Next week's seminars:

- Wed Jul 16 (room reservation 16:00 JST [=UTC+09:00]), ELSI-1 105 Mishima Hall
  [Seminar] ELSI Seminar - Wancheng Zhang & Felipe Garibello

  Wancheng Zhang
  Postdoc in Matsuura Lab
  (residing in the UK so speaker will join online)
  
  Title: Insights into Gel-in-Giant Unilamellar Vesicle System as Artificial Cell Model
  
  Abstract:
  Giant unilamellar vesicles (GUVs) have been widely utilized as models for artificial cells. However, GUVs exhibit obvious limitations for their compositional simplicity and low stability under complex conditions to mimic natural cells. In this study, we present a gel-in-GUV system (GiG), in which a polyethylene glycol (PEG) hydrogel is encapsulated by GUVs as artificial inner cellular environment and covalently linked to the membrane to mimic the binding of membrane proteins with cytoskeleton in real cells. We evaluated the feasibility of utilizing the GiG system as an artificial cell model in the perspective of stability.
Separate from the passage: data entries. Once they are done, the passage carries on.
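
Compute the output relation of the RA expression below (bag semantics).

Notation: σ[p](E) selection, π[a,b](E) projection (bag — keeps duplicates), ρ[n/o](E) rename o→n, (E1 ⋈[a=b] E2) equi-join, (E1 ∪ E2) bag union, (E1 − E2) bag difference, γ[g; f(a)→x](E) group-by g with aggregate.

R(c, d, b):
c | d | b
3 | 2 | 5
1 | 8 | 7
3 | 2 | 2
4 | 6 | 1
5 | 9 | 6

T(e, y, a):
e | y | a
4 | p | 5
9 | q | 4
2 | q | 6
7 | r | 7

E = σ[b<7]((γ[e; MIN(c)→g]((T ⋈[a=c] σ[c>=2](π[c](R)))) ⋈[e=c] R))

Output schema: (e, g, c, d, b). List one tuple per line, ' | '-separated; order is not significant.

Stepwise |·|:
  T → 4
  R → 5
  π[c](R) → 5
  σ[c>=2](π[c](R)) → 4
  (T ⋈[a=c] σ[c>=2](π[c](R))) → 2
  γ[e; MIN(c)→g]((T ⋈[a=c] σ[c>=2](π[c](R)))) → 2
  R → 5
  (γ[e; MIN(c)→g]((T ⋈[a=c] σ[c>=2](π[c](R)))) ⋈[e=c] R) → 1
  σ[b<7]((γ[e; MIN(c)→g]((T ⋈[a=c] σ[c>=2](π[c](R)))) ⋈[e=c] R)) → 1

== RESULT ==
e | g | c | d | b
4 | 5 | 4 | 6 | 1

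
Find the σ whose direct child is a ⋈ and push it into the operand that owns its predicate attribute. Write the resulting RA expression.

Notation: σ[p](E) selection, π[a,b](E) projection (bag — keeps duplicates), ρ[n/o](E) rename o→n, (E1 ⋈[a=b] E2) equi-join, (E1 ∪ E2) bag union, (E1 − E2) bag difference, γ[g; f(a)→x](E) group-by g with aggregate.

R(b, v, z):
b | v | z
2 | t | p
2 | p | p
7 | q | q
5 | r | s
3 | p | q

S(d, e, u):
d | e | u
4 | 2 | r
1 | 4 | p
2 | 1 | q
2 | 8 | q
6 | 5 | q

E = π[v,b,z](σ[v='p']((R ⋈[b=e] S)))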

It exhibits enhanced time-dependent stability and resistance against detergents and mechanical stress, while maintaining benign but reduced ability to incorporate membrane proteins. These phenomena offer valuable insights for the design of more robust and complex artificial cell models.
  
  2nd Talk
  Felipe Garibello
  Postdoc in McGlynn Lab
  
  Title:
  The Role of H₂ and H₂S Reduction Potentials in Hydrothermal Vent Environments for the Emergence of life
  
  Abstract:
  Understanding the chemical processes that facilitated the origin of life on Earth remains a central challenge in prebiotic chemistry. Hydrothermal vent environments, characterized by abundant hydrogen (H₂) and hydrogen sulfide (H₂S), offer a plausible pathway setting for the emergence of early metabolic pathways. Hydrogen, produced through serpentinization at these vents, is thought to have driven the reduction of carbon dioxide, yielding fundamental biomolecules—a process still mirrored by certain modern vent-dwelling microbes. Concurrently, the chemical versatility and prebiotic abundance of H₂S suggest its significant contribution as an energy source in primordial metabolism, with recent evidence indicating a more prominent role in life's emergence. To elucidate the contributions of these reductants, we investigate the reduction potentials of H₂ and H₂S within a microfluidic hydrothermal vent simulation, employing fresh mackinawite and green rust as catalytic mineral phases. This study aims to clarify how geochemical gradients and mineral-mediated redox processes at hydrothermal vents could have driven the synthesis of life's building blocks, offering new insights into the environmental and metabolic conditions that shaped the earliest stages of life on Earth.

- Fri Jul 18 (room reservation 14:00 JST [=UTC+09:00]), ELSI-1 207 Seminar Room B
  [Study Group] Metabolism Hour

  [Reading Group] Weekly meeting where we discuss... you guessed it: metabolism.
  
  Hosted by Longo lab, open to anyone interested in metabolism.